I am using kaggle natural disaster twitter dataset to build a text classification. Apart from the text data, I would like to incorporate a separate numerical column called disaster_count which is built below in my classification model.
traindf = pd.read_csv('../train.csv',
dtype={'id': np.int16, 'target': np.int8})
disaster = ['wildfire','flooding','hurricane','earthquake','tornado','volcano','fire']
traindf['disaster_count'] = traindf['text'].apply(lambda x: len([i for i in str(x).split(' ') if i in disaster]))
So far I have discovered combining text and numerical data in a pipe object and feed it into a classifier. The following is my code for building the pipe.
# Data cleaning
def remove_punct(text):
table=str.maketrans('','',string.punctuation)
return(text.translate(table))
def remove_url(text):
url = re.compile(r'https?://\S+|www\.\S+')
return url.sub(r'',text)
# https://stackoverflow.com/a/49146722/330558
def remove_emoji(text):
emoji_pattern = re.compile("["
u"\U0001F600-\U0001F64F" # emoticons
u"\U0001F300-\U0001F5FF" # symbols & pictographs
u"\U0001F680-\U0001F6FF" # transport & map symbols
u"\U0001F1E0-\U0001F1FF" # flags (iOS)
u"\U00002702-\U000027B0"
u"\U000024C2-\U0001F251"
"]+", flags=re.UNICODE)
return emoji_pattern.sub(r'', text)
stopwords = set(stopwords.words('english'))
def remove_stopwords(text):
filtered =[i for i in word_tokenize(text) if not i.lower() in stopwords]
return filtered
traindf['text'] = traindf['text'].apply(lambda x : remove_url(x))
traindf['text'] = traindf['text'].apply(lambda x : remove_emoji(x))
traindf['text'] = traindf['text'].apply(lambda x : remove_punct(x))
# Splitting the dataset into train and test
label = traindf.target
X_train, X_test, y_train, y_test = train_test_split(features,label,test_size = 0.33,random_state= 42)

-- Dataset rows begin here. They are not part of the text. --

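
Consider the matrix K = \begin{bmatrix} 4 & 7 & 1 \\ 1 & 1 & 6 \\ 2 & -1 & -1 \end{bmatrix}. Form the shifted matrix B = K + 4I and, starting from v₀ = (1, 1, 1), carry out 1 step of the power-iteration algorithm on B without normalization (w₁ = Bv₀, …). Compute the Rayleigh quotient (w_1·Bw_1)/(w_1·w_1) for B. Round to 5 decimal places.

11.50000

B = K + 4I has rows (8, 7, 1); (1, 5, 6); (2, -1, 3)
w1 = Bv₀ = (8·1 + 7·1 + 1·1; 1·1 + 5·1 + 6·1; 2·1 + (-1)·1 + 3·1) = (16, 12, 4)
Bw1 = (216, 100, 32)
w1·Bw1 = 4784; w1·w1 = 416; μ ≈ 4784/416 = 11.50000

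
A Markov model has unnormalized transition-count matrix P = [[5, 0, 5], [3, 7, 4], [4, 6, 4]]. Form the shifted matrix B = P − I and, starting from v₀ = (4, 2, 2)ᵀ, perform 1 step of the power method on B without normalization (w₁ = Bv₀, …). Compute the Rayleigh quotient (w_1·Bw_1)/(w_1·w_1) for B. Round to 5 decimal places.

B = P − I has rows (4, 0, 5); (3, 6, 4); (4, 6, 3)
w1 = Bv₀ = (4·4 + 0·2 + 5·2; 3·4 + 6·2 + 4·2; 4·4 + 6·2 + 3·2) = (26, 32, 34)
Bw1 = (274, 406, 398)
w1·Bw1 = 33648; w1·w1 = 2856; μ ≈ 33648/2856 = 11.78151

μ ≈ 11.78151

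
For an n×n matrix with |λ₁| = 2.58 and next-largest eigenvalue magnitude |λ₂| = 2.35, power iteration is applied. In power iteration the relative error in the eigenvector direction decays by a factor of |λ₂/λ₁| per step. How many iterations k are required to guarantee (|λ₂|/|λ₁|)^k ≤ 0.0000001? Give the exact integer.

173

|λ₂/λ₁| = 2.35/2.58 = 0.91085
Need k ≥ ln(0.0000001) / ln(0.91085) = -16.1181 / -0.0934 ≈ 172.619
Smallest integer k satisfying the bound: 173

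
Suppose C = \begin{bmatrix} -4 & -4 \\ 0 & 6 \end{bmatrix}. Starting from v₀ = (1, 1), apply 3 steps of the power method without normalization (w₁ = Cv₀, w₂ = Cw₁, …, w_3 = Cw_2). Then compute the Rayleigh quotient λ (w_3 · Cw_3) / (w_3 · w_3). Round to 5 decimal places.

w1 = Cv₀ = (-8, 6)
w2 = Cw1 = (8, 36)
w3 = Cw2 = (-176, 216)
Cw3 = (-160, 1296)
w3·Cw3 = (-176)·(-160) + 216·1296 = 308096; w3·w3 = (-176)·(-176) + 216·216 = 77632
λ ≈ 308096/77632 = 3.96867

3.96867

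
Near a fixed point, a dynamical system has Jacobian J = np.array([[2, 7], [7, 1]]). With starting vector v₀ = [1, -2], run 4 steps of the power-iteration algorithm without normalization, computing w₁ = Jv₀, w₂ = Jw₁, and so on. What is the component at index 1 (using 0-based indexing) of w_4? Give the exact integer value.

-3719

w1 = Jv₀ = (2·1 + 7·(-2); 7·1 + 1·(-2)) = (-12, 5)
w2 = Jw1 = (2·(-12) + 7·5; 7·(-12) + 1·5) = (11, -79)
w3 = Jw2 = (-531, -2)
w4 = Jw3 = (-1076, -3719)
The requested component of w4 is -3719.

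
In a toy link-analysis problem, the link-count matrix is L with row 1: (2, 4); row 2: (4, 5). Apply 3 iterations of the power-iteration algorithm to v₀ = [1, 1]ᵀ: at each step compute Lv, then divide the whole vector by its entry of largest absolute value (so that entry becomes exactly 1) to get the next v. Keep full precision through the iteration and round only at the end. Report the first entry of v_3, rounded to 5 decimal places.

Lv0 = (6.000000, 9.000000); divide by 9.000000 → v1 = (0.666667, 1.000000)
Lv1 = (5.333333, 7.666667); divide by 7.666667 → v2 = (0.695652, 1.000000)
Lv2 = (5.391304, 7.782609); divide by 7.782609 → v3 = (0.692737, 1.000000)
Requested entry of v3: 372/537 = 0.69274

0.69274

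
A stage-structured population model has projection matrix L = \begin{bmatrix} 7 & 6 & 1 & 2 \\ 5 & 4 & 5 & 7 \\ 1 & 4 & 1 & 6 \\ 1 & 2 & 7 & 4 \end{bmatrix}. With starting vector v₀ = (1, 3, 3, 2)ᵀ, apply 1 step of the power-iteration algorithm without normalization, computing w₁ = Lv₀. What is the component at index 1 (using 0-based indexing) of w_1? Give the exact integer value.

46

w1 = Lv₀ = (7·1 + 6·3 + 1·3 + 2·2; 5·1 + 4·3 + 5·3 + 7·2; 1·1 + 4·3 + 1·3 + 6·2; 1·1 + 2·3 + 7·3 + 4·2) = (32, 46, 28, 36)
The requested component of w1 is 46.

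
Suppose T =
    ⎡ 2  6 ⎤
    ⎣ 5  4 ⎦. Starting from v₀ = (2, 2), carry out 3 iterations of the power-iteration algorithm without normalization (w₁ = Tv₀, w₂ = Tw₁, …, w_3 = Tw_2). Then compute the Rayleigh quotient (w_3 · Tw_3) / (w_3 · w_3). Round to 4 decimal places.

8.5690

w1 = Tv₀ = (2·2 + 6·2; 5·2 + 4·2) = (16, 18)
w2 = Tw1 = (2·16 + 6·18; 5·16 + 4·18) = (140, 152)
w3 = Tw2 = (1192, 1308)
Tw3 = (10232, 11192)
w3·Tw3 = 1192·10232 + 1308·11192 = 26835680; w3·w3 = 1192·1192 + 1308·1308 = 3131728
λ ≈ 26835680/3131728 = 8.5690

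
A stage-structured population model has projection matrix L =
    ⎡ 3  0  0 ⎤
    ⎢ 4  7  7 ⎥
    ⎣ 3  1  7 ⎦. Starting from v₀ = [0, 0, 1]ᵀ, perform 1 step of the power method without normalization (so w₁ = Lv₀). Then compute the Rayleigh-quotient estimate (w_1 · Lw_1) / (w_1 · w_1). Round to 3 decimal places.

11.000

w1 = Lv₀ = (3·0 + 0·0 + 0·1; 4·0 + 7·0 + 7·1; 3·0 + 1·0 + 7·1) = (0, 7, 7)
Lw1 = (0, 98, 56)
w1·Lw1 = 0·0 + 7·98 + 7·56 = 1078; w1·w1 = 0·0 + 7·7 + 7·7 = 98
λ ≈ 1078/98 = 11.000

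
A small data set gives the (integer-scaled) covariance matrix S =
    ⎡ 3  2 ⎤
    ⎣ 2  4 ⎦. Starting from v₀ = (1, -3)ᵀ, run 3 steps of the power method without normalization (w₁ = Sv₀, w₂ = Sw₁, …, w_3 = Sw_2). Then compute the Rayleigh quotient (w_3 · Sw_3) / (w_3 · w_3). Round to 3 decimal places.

5.559

w1 = Sv₀ = (-3, -10)
w2 = Sw1 = (-29, -46)
w3 = Sw2 = (-179, -242)
Sw3 = (-1021, -1326)
w3·Sw3 = (-179)·(-1021) + (-242)·(-1326) = 503651; w3·w3 = (-179)·(-179) + (-242)·(-242) = 90605
λ ≈ 503651/90605 = 5.559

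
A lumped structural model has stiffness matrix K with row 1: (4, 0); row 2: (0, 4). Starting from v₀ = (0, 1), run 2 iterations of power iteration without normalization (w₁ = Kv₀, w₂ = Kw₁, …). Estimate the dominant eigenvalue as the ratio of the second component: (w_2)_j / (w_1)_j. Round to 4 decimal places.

w1 = Kv₀ = (4·0 + 0·1; 0·0 + 4·1) = (0, 4)
w2 = Kw1 = (4·0 + 0·4; 0·0 + 4·4) = (0, 16)
Ratio at component: 16 / 4 = 4.0000

4.0000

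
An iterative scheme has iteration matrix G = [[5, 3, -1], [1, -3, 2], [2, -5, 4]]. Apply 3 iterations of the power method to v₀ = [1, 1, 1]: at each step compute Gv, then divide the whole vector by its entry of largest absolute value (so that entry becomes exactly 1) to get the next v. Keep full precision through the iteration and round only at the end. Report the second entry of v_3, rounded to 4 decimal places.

0.2402

Gv0 = (7.00000, 0.00000, 1.00000); divide by 7.00000 → v1 = (1.00000, 0.00000, 0.14286)
Gv1 = (4.85714, 1.28571, 2.57143); divide by 4.85714 → v2 = (1.00000, 0.26471, 0.52941)
Gv2 = (5.26471, 1.26471, 2.79412); divide by 5.26471 → v3 = (1.00000, 0.24022, 0.53073)
Requested entry of v3: 43/179 = 0.2402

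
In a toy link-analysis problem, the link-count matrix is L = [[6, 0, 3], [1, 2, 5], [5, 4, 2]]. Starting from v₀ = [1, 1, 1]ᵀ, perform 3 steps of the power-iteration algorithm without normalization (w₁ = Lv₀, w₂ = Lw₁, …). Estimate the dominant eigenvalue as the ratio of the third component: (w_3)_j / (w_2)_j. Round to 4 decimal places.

λ ≈ 9.6263

w1 = Lv₀ = (9, 8, 11)
w2 = Lw1 = (87, 80, 99)
w3 = Lw2 = (819, 742, 953)
Ratio at component: 953 / 99 = 9.6263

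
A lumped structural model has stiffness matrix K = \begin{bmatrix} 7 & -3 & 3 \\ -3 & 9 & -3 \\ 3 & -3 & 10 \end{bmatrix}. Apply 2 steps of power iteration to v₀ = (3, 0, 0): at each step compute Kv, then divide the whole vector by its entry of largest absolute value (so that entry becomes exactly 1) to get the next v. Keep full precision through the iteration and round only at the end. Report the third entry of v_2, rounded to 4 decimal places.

Kv0 = (21.00000, -9.00000, 9.00000); divide by 21.00000 → v1 = (1.00000, -0.42857, 0.42857)
Kv1 = (9.57143, -8.14286, 8.57143); divide by 9.57143 → v2 = (1.00000, -0.85075, 0.89552)
Requested entry of v2: 180/201 = 0.8955

0.8955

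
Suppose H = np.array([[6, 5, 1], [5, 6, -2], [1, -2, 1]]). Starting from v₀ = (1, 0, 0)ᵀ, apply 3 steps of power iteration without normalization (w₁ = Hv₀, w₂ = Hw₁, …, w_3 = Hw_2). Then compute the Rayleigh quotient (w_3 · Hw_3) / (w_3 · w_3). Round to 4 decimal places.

w1 = Hv₀ = (6, 5, 1)
w2 = Hw1 = (62, 58, -3)
w3 = Hw2 = (659, 664, -57)
Hw3 = (7217, 7393, -726)
w3·Hw3 = 659·7217 + 664·7393 + (-57)·(-726) = 9706337; w3·w3 = 659·659 + 664·664 + (-57)·(-57) = 878426
λ ≈ 9706337/878426 = 11.0497

λ ≈ 11.0497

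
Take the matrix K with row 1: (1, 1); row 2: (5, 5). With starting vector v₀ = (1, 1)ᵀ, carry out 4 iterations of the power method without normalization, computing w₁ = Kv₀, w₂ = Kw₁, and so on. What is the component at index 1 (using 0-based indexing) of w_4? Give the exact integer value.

2160

w1 = Kv₀ = (2, 10)
w2 = Kw1 = (12, 60)
w3 = Kw2 = (72, 360)
w4 = Kw3 = (432, 2160)
The requested component of w4 is 2160.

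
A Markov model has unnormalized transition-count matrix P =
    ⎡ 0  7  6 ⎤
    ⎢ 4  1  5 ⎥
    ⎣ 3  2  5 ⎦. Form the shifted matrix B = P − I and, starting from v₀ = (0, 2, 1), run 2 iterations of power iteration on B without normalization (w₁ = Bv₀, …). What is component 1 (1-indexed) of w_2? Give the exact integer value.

63

B = P − I has rows (-1, 7, 6); (4, 0, 5); (3, 2, 4)
w1 = Bv₀ = (20, 5, 8)
w2 = Bw1 = (63, 120, 102)
Requested component of w2: 63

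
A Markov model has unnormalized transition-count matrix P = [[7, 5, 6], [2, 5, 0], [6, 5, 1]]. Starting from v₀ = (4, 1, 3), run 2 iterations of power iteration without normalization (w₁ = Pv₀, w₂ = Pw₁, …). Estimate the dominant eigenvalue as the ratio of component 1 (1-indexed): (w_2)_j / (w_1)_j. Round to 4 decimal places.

λ ≈ 12.0392

w1 = Pv₀ = (51, 13, 32)
w2 = Pw1 = (614, 167, 403)
Ratio at component: 614 / 51 = 12.0392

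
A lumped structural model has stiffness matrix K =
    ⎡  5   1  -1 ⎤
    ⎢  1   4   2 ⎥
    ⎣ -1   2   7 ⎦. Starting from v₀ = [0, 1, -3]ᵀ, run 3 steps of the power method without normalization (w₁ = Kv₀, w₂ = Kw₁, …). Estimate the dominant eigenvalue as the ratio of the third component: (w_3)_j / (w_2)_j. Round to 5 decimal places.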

# Get the disaster_count feature
def get_numeric_data(x):
data = [r for r in x.disaster_count]
return(data)
# Get the text data
def get_text_data(x):
corpus = [r for r in x.text]
return(corpus)
transfomer_numeric = FunctionTransformer(get_numeric_data)
transformer_text = FunctionTransformer(get_text_data)
# Building pipe
pipe = Pipeline([('features',FeatureUnion([
('numeric',Pipeline([('selector',transfomer_numeric)])),
('text',Pipeline([('selector',transformer_text),('vec',TfidfVectorizer(stop_words= 'english',analyzer='word'))])
)])),
('clf', RandomForestClassifier())])
pipe.fit(X_train,y_train)
After running the code above this is the error I got.
ValueError: blocks[0,:] has incompatible row dimensions. Got blocks[0,1].shape[0] == 5100, expected 1.
Any idea what is causing this please? I checked both output from the transformers should be the same. Thanks!
len(transformer_text.fit_transform(X_train))
Out[187]: 5100
len(transformer_numeric.fit_transform(X_train))
Out[188]: 5100
``